Thursday, June 14, 2007

Strauss Heirs Have to Share

An Associated Press article in the Knoxville News-Sentinel this morning tells of a Munich state court's decision which would force the heirs of Richard Strauss to share royalties from his operas with heirs of his librettist, Hugo von Hoffmansthal, who collaborated on some of Strauss greatest hits, e.g., Rosenkavalier and Elektra.

We tend to think of composers before the 20th century as paragons of virtue. They wrote because their muse told them to. They spread their music all over the world for the betterment of mankind, never worrying about things like royalties and commissions. If someone did commission a work, that person was also virtuous in that he was helping a composer spread the joy of his talents.

In other words, we don't think of composers and averages Joes. They were like characters on our modern TV: static, melodramatic, and never encumbered with going to the bathroom:

Knock-knock. "Jack! Jack Bauer! Are you in there? The evil president is threatening to launch all our nuclear missiles!"

"Uh, well... hold on a second. That chili dog I had for lunch went right through me."

The reality is quite different. Artists had to eat. They had to have a place to stay... and to go to the bathroom. They had to buy clothes and sundries. They had wives and/or ex-wives and/or mistresses, kids, parents, etc. to take care of. So they had to work, hard! If you're amazed at Bach's musical output, consider that he had 17 kids to feed. (Which begs the question, how did he have time to write everything he wrote, teach music at two schools, and oversee the music programs of three churches... or anything for that matter?) Beethoven never married, but he had various "amenuenses"--that was my Masters committee music history prof's $1.75 name for "assistants"--among them Anton Schindler, who wrote a very entertaining if somewhat spruious biography on the classical romanticist's travels and travails ("Or was Beethoven a romantic classicist?" My history prof, again).

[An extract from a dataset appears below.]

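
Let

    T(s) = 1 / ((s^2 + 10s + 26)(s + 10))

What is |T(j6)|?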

So, all those folks you see in oil paintings, they had to get out every day and pound the pavement to find a job to feed themselves and their retinue. And, in those lean times, they scraped by. Some got other jobs. The eccentric composer Charles Ives, who made millions as an insurance agent while composing the greatest American music of the early 20th century, was very adamant about supporting his family: "If a composer has a nice wife and some nice children, how can he let the children starve on his dissonances?" Other composers were assisted by more affluent family members (e.g., Mozart's dad). But they all got by, somehow.

The same goes for artists that worked with composers: choreographers, poets, librettists, singers, instrumentalists, etc. Unfortunately, often these people were forgotten when a work they'd done for a composer was a hit and vilified for ruining things if it wasn't. Regardless, they're often cited in a footnote of the 1,000-page biography of a composer.

And so we come back to Herr Hoffmansthal. From the article, it appears that Hoffmansthal talked to Strauss about the problem of his contributions being forgotten and they worked out an equitable and legally-binding agreement. (I wonder when legal documents started coming into commissions and collaborations in music? Probably about the same time that things like honor and personal responsibility began to wane.) And so, nearly 80 years after Hoffmansthal's death, his forebears can still receive the fruits of his labor, the world's way of saying "Thanks for having a great relative. We appreciate his contribution to mankind's brightest and best creations."